『Le sel des larmes』3.5★

英題:『The Salt of Tears』

部門:コンペティション(@Friedrichstadt-Palast)

監督:フィリップ・ガレル

製作国:フランス、スイス

https://www.berlinale.de/en/programme/programme/detail.html?film_id=202004479

 

父親と同じ家具職人を目指す未熟な青年ルークと3人の女性との恋愛物語。監督は『灼熱の肌(2011)』のフィリップ・ガレル。

 

単調なピアノ曲をバックに、バス停で待つ1人目の女性との出会いのシーンから始まる。

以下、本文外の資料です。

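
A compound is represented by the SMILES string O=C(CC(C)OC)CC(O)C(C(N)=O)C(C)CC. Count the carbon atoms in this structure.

Count every carbon token in the SMILES (each C, including those in ring-closure positions and inside branches).
Carbon count: 13.

13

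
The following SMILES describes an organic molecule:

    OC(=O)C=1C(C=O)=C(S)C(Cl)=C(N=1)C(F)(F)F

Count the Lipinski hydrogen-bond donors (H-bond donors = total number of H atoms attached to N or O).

Donors: find every N or O and count the H atoms it carries.
  atom 1 (O): bond orders sum to 1 → 1 H
  atom 3 (O): bond orders sum to 2 → 0 H
  atom 7 (O): bond orders sum to 2 → 0 H
  atom 13 (N): bond orders sum to 3 → 0 H
Lipinski HBD = 1.

1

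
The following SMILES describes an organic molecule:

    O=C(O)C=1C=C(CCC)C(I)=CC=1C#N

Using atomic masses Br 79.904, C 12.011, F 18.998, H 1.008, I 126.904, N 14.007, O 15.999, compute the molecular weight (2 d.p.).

First, the molecular formula is C11H10INO2 (counting implicit H from valence).
  C: 11 × 12.011 = 132.121
  H: 10 × 1.008 = 10.080
  I: 1 × 126.904 = 126.904
  N: 1 × 14.007 = 14.007
  O: 2 × 15.999 = 31.998
Sum: 11×12.011 + 10×1.008 + 1×126.904 + 1×14.007 + 2×15.999 = 315.110 → 315.11 g/mol.

315.11 g/mol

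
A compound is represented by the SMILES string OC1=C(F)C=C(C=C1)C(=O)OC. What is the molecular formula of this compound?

Walk through each heavy atom and fill implicit hydrogens from standard valence (C 4, N 3, O 2, S 2, halogen 1):
  atom 1: O, bond orders sum to 1 (valence 2) → 1 H
  atom 2: C, bond orders sum to 4 (valence 4) → 0 H
  atom 3: C, bond orders sum to 4 (valence 4) → 0 H
  atom 4: F (halogen, monovalent) → 0 H
  atom 5: C, bond orders sum to 3 (valence 4) → 1 H
  atom 6: C, bond orders sum to 4 (valence 4) → 0 H
  atom 7: C, bond orders sum to 3 (valence 4) → 1 H
  atom 8: C, bond orders sum to 3 (valence 4) → 1 H
  atom 9: C, bond orders sum to 4 (valence 4) → 0 H
  atom 10: O, bond orders sum to 2 (valence 2) → 0 H
  atom 11: O, bond orders sum to 2 (valence 2) → 0 H
  atom 12: C, bond orders sum to 1 (valence 4) → 3 H
Totals → C:8, H:7, F:1, O:3.
In Hill order: C8H7FO3.

C8H7FO3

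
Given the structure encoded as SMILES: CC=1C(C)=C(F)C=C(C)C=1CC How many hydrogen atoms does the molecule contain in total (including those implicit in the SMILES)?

15

Walk through each heavy atom and fill implicit hydrogens from standard valence (C 4, N 3, O 2, S 2, halogen 1):
  atom 1: C, bond orders sum to 1 (valence 4) → 3 H
  atom 2: C, bond orders sum to 4 (valence 4) → 0 H
  atom 3: C, bond orders sum to 4 (valence 4) → 0 H
  atom 4: C, bond orders sum to 1 (valence 4) → 3 H
  atom 5: C, bond orders sum to 4 (valence 4) → 0 H
  atom 6: F (halogen, monovalent) → 0 H
  atom 7: C, bond orders sum to 3 (valence 4) → 1 H
  atom 8: C, bond orders sum to 4 (valence 4) → 0 H
  atom 9: C, bond orders sum to 1 (valence 4) → 3 H
  atom 10: C, bond orders sum to 4 (valence 4) → 0 H
  atom 11: C, bond orders sum to 2 (valence 4) → 2 H
  atom 12: C, bond orders sum to 1 (valence 4) → 3 H
Total hydrogens: 15.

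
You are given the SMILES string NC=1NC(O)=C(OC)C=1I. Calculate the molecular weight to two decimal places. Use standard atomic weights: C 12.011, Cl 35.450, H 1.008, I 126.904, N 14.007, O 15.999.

254.03 g/mol

First, the molecular formula is C5H7IN2O2 (counting implicit H from valence).
  C: 5 × 12.011 = 60.055
  H: 7 × 1.008 = 7.056
  I: 1 × 126.904 = 126.904
  N: 2 × 14.007 = 28.014
  O: 2 × 15.999 = 31.998
Sum: 5×12.011 + 7×1.008 + 1×126.904 + 2×14.007 + 2×15.999 = 254.027 → 254.03 g/mol.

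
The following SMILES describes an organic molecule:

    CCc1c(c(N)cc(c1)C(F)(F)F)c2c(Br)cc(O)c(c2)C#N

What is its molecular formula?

C16H12BrF3N2O

Walk through each heavy atom and fill implicit hydrogens from standard valence (C 4, N 3, O 2, S 2, halogen 1); for lowercase aromatic atoms, an aromatic c carries 1 H when it has two neighbours and 0 H with three, and aromatic n carries 0 H:
  atom 1: C, bond orders sum to 1 (valence 4) → 3 H
  atom 2: C, bond orders sum to 2 (valence 4) → 2 H
  atom 3: aromatic c, 3 neighbours → 0 H
  atom 4: aromatic c, 3 neighbours → 0 H
  atom 5: aromatic c, 3 neighbours → 0 H
  atom 6: N, bond orders sum to 1 (valence 3) → 2 H
  atom 7: aromatic c, 2 neighbours → 1 H
  atom 8: aromatic c, 3 neighbours → 0 H
  atom 9: aromatic c, 2 neighbours → 1 H
  atom 10: C, bond orders sum to 4 (valence 4) → 0 H
  atom 11: F (halogen, monovalent) → 0 H
  atom 12: F (halogen, monovalent) → 0 H
  atom 13: F (halogen, monovalent) → 0 H
  atom 14: aromatic c, 3 neighbours → 0 H
  atom 15: aromatic c, 3 neighbours → 0 H
  atom 16: Br (halogen, monovalent) → 0 H
  atom 17: aromatic c, 2 neighbours → 1 H
  atom 18: aromatic c, 3 neighbours → 0 H
  atom 19: O, bond orders sum to 1 (valence 2) → 1 H
  atom 20: aromatic c, 3 neighbours → 0 H
  atom 21: aromatic c, 2 neighbours → 1 H
  atom 22: C, bond orders sum to 4 (valence 4) → 0 H
  atom 23: N, bond orders sum to 3 (valence 3) → 0 H
Totals → C:16, H:12, Br:1, F:3, N:2, O:1.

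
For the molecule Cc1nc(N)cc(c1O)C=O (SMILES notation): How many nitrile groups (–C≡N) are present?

Scan the SMILES for the nitrile motif — none present.
Groups that are present: 1 aldehyde, 1 hydroxyl, 1 primary amine.

0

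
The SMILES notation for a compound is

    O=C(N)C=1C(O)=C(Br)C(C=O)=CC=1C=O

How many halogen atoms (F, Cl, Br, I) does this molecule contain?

Halogen atoms appear at heavy-atom position 8 (1×Br).
Other groups present: 2 aldehyde, 1 amide, 1 hydroxyl.
Halogen count: 1.

1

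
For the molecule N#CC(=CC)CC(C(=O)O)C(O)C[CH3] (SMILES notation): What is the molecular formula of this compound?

C10H15NO3

Walk through each heavy atom and fill implicit hydrogens from standard valence (C 4, N 3, O 2, S 2, halogen 1):
  atom 1: N, bond orders sum to 3 (valence 3) → 0 H
  atom 2: C, bond orders sum to 4 (valence 4) → 0 H
  atom 3: C, bond orders sum to 4 (valence 4) → 0 H
  atom 4: C, bond orders sum to 3 (valence 4) → 1 H
  atom 5: C, bond orders sum to 1 (valence 4) → 3 H
  atom 6: C, bond orders sum to 2 (valence 4) → 2 H
  atom 7: C, bond orders sum to 3 (valence 4) → 1 H
  atom 8: C, bond orders sum to 4 (valence 4) → 0 H
  atom 9: O, bond orders sum to 2 (valence 2) → 0 H
  atom 10: O, bond orders sum to 1 (valence 2) → 1 H
  atom 11: C, bond orders sum to 3 (valence 4) → 1 H
  atom 12: O, bond orders sum to 1 (valence 2) → 1 H
  atom 13: C, bond orders sum to 2 (valence 4) → 2 H
  atom 14: C with explicit H count 3
Totals → C:10, H:15, N:1, O:3.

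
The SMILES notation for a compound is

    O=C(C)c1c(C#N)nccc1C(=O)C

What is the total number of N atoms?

Scan the SMILES for N atoms (remember two-letter symbols like Cl and Br are single atoms).
Nitrogen count: 2.

2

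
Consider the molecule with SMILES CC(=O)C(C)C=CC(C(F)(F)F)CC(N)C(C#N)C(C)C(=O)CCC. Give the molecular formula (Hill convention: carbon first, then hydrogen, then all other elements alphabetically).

C18H27F3N2O2

Walk through each heavy atom and fill implicit hydrogens from standard valence (C 4, N 3, O 2, S 2, halogen 1):
  atom 1: C, bond orders sum to 1 (valence 4) → 3 H
  atom 2: C, bond orders sum to 4 (valence 4) → 0 H
  atom 3: O, bond orders sum to 2 (valence 2) → 0 H
  atom 4: C, bond orders sum to 3 (valence 4) → 1 H
  atom 5: C, bond orders sum to 1 (valence 4) → 3 H
  atom 6: C, bond orders sum to 3 (valence 4) → 1 H
  atom 7: C, bond orders sum to 3 (valence 4) → 1 H
  atom 8: C, bond orders sum to 3 (valence 4) → 1 H
  atom 9: C, bond orders sum to 4 (valence 4) → 0 H
  atom 10: F (halogen, monovalent) → 0 H
  atom 11: F (halogen, monovalent) → 0 H
  atom 12: F (halogen, monovalent) → 0 H
  atom 13: C, bond orders sum to 2 (valence 4) → 2 H
  atom 14: C, bond orders sum to 3 (valence 4) → 1 H
  atom 15: N, bond orders sum to 1 (valence 3) → 2 H
  atom 16: C, bond orders sum to 3 (valence 4) → 1 H
  atom 17: C, bond orders sum to 4 (valence 4) → 0 H
  atom 18: N, bond orders sum to 3 (valence 3) → 0 H
  atom 19: C, bond orders sum to 3 (valence 4) → 1 H
  atom 20: C, bond orders sum to 1 (valence 4) → 3 H
  atom 21: C, bond orders sum to 4 (valence 4) → 0 H
  atom 22: O, bond orders sum to 2 (valence 2) → 0 H
  atom 23: C, bond orders sum to 2 (valence 4) → 2 H
  atom 24: C, bond orders sum to 2 (valence 4) → 2 H
  atom 25: C, bond orders sum to 1 (valence 4) → 3 H
Totals → C:18, H:27, F:3, N:2, O:2.
In Hill order: C18H27F3N2O2.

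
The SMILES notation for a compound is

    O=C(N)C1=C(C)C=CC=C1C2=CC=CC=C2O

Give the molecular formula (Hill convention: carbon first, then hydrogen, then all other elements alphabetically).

Walk through each heavy atom and fill implicit hydrogens from standard valence (C 4, N 3, O 2, S 2, halogen 1):
  atom 1: O, bond orders sum to 2 (valence 2) → 0 H
  atom 2: C, bond orders sum to 4 (valence 4) → 0 H
  atom 3: N, bond orders sum to 1 (valence 3) → 2 H
  atom 4: C, bond orders sum to 4 (valence 4) → 0 H
  atom 5: C, bond orders sum to 4 (valence 4) → 0 H
  atom 6: C, bond orders sum to 1 (valence 4) → 3 H
  atom 7: C, bond orders sum to 3 (valence 4) → 1 H
  atom 8: C, bond orders sum to 3 (valence 4) → 1 H
  atom 9: C, bond orders sum to 3 (valence 4) → 1 H
  atom 10: C, bond orders sum to 4 (valence 4) → 0 H
  atom 11: C, bond orders sum to 4 (valence 4) → 0 H
  atom 12: C, bond orders sum to 3 (valence 4) → 1 H
  atom 13: C, bond orders sum to 3 (valence 4) → 1 H
  atom 14: C, bond orders sum to 3 (valence 4) → 1 H
  atom 15: C, bond orders sum to 3 (valence 4) → 1 H
  atom 16: C, bond orders sum to 4 (valence 4) → 0 H
  atom 17: O, bond orders sum to 1 (valence 2) → 1 H
Totals → C:14, H:13, N:1, O:2.

C14H13NO2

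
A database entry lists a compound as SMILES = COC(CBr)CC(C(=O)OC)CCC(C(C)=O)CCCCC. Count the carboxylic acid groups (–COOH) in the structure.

Scan the SMILES for the carboxylic acid motif — none present.
Groups that are present: 1 ester, 1 ether, 1 ketone.

0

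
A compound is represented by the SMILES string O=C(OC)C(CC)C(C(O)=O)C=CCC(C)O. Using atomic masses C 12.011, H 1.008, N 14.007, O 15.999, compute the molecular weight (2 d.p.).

244.29 g/mol

First, the molecular formula is C12H20O5 (counting implicit H from valence).
  C: 12 × 12.011 = 144.132
  H: 20 × 1.008 = 20.160
  O: 5 × 15.999 = 79.995
Sum: 12×12.011 + 20×1.008 + 5×15.999 = 244.287 → 244.29 g/mol.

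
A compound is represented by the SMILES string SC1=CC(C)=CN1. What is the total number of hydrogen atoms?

Walk through each heavy atom and fill implicit hydrogens from standard valence (C 4, N 3, O 2, S 2, halogen 1):
  atom 1: S, bond orders sum to 1 (valence 2) → 1 H
  atom 2: C, bond orders sum to 4 (valence 4) → 0 H
  atom 3: C, bond orders sum to 3 (valence 4) → 1 H
  atom 4: C, bond orders sum to 4 (valence 4) → 0 H
  atom 5: C, bond orders sum to 1 (valence 4) → 3 H
  atom 6: C, bond orders sum to 3 (valence 4) → 1 H
  atom 7: N, bond orders sum to 2 (valence 3) → 1 H
Total hydrogens: 7.

7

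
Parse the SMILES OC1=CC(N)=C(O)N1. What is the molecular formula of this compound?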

音楽もシチュエーションも陳腐だなと皮肉に思っていたら、ここからまさに俗っぽい恋愛物語が始まった。女性にとっては運命的に思えた出会いでも、本能のまま恋愛するルークにとってはそう特別なものではない。そう考えると単調で陳腐なピアノ曲が妙にしっくりきた。

 

自分本意な恋愛を繰り返し、他人の愛し方を知らないことすら無自覚のルークは、思い通りにいかない恋人との関係に悩み苦しむ。彼が最後にようやく気づいたのは、父親から受けていた無償の愛。父親を失った時、ようやく愛とは何なのかを知る。

 

独映画『コーヒーをめぐる冒険(2012)』を彷彿とさせる全編モノクロ作品。ただ未熟な青年の恋愛遍歴と父親の普遍的な愛を描いた作品。ただそれだけ。それなのにコンペ作品。ベルリン映画祭って面白い。